Illegal aliens who entered the United States by purchasing bogus documents from a Potomac lawyer must leave if they cannot provide legal documentation, federal officials say.

“Their paperwork is invalid, and they’ll have to resubmit in some timely fashion,” said Vickie LeDuc, a spokeswoman for the U.S. attorney’s office in Maryland. “Without the proper paperwork, they would be subject to deportation.”

The announcement was made after the sentencing Thursday of immigration lawyer Maqsood Mir to 78 months in prison. Mir was found guilty April 14 of filing 144 false labor certifications, which allowed illegal aliens to enter and remain in the country.

Prosecutors said Mir, 52, engaged in a scheme with Mohammad Bajwa, a 39-year-old Herndon businessman, in which they filed applications with the Department of Labor and the Department of Homeland Security’s U.S. Citizenship and Immigration Services on behalf of illegal aliens from 1998 to 2003.

The certifications stated the aliens were sponsored by U.S. employers, which allowed the foreigners into the country. However, testimony showed that some of the aliens did not exist and that many employers knew nothing about their sponsorship of the aliens.

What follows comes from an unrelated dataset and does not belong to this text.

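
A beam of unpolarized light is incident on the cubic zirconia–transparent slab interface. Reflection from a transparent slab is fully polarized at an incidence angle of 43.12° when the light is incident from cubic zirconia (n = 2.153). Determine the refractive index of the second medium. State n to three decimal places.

n ≈ 2.016

Full polarization of the reflected beam means tan θ_B = n₂/n₁, where n₁ is the incident medium (cubic zirconia).
n₂ = n₁ tan θ_B = 2.153 × tan 43.12° = 2.016.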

Mir and Bajwa are naturalized U.S. citizens from Pakistan. Bajwa also has been convicted in the scheme and is scheduled to be sentenced Oct. 7, said Ernestine Fobbs, a spokeswoman for U.S. Immigration and Customs Enforcement.

Miss LeDuc said investigators are not sure how many aliens bought false documents because some spent $10,000 to $40,000 for multiple documents, but estimates put the number at more than 100.

Federal officials said closing the prosecution case on Mir will allow investigators to focus on finding the aliens, who either knowingly or unknowingly purchased the false certifications.

Miss Fobbs said officials will review the aliens’ cases, then take “appropriate actions.”

She also said the illegal aliens would have to repeat the immigration process.

Mir’s law firm, Mir Law Associates LLC, and Bajwa’s construction company, New Superstar Corp., also were convicted for conspiracy to submit false labor certifications and for other immigration frauds.

Judge Alexander Williams Jr. also sentenced Mir to three years of supervised release and ordered him to pay a $25,000 fine. Mir Law Associates must pay a $200,000 fine.

Others convicted as a result of the three-year investigation include Abdul Javaid and Zulfiqar Ali. Ali was sentenced Sept. 19 to 15 months in prison. Javaid is scheduled to be sentenced next Monday.